Complete step-by-step solution:
Now, we need to find the volume of the above cylinder
We know that,
Volume of cylinder $V = \pi {r^2}h$
Let us consider
$V = \pi {r^2}l$ Because we have that height is equal to the length in the cylinder
Now we apply for the general formula in the condition
We know that,
The total volume of the cylinder with radius (r) + thickness (t) = \[r{\text{ }} + {\text{ }}t\]

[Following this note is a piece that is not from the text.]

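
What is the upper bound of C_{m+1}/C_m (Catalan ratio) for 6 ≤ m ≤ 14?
29/8

Explanation: C_{m+1}/C_m = 2(2m+1)/(m+2), which increases with m. Maximum at m = 14: 2·29/16 = 29/8.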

Therefore, Required volume = Total volume of the cylinder with radius (r) + thickness (t) – the volume of the cylinder with radius (r)
Let us solve the equation, =$\pi {(r + t)^2}l - \pi {r^2}l$ (volume of the cylinder)
So, we on simplifying,
We have to take the common terms in the above equation
=$l[\pi {(r + t)^2} - \pi {r^2}]$
We see the bracket${(r + t)^2}$
So, we apply the formula in ${(r + t)^2}$
\[{\left( {r{\text{ }} + {\text{ }}t} \right)^2}\; = {\text{ }}{r^2} + {\text{ }}{t^2} + 2rt\]
So, apply the formula in the above equation
=$\pi l[{r^2} + {t^2} + 2rt - {r^2}]$
We cancel the\[{r^2}\]
Because opposite sign will occur like \[\left( {{\text{ }}{r^2} - {\text{ }}{r^2}} \right){\text{ }} = {\text{ }}0\]
Now we get
$ = \pi l[{t^2} + 2rt]$
Then we take the common term in the bracket
t is the common term
$ = \pi lt[t + 2r]$
We take the \[2r\] in the bracket
Then we on simplifying,
$ = 2r\pi lt[\dfrac{t}{{2r}} + 1]$
Hence, the correct option is (B) $2\pi rlt(\dfrac{t}{{2r}} + 1)$

Note: Volume is space occupied by a three-dimensional object. then the volume of the cuboid = base area $\times$ height.
Now, let us deal with the cylinder, just like the cuboid, we can see that top and base areas are parallel to each other. We see that both the top and bottom circles have the same radii. so both circles’ areas are congruent to each other. And, the lateral area is perpendicular to the base. Therefore, we can multiply the base area by height, to find out the volume.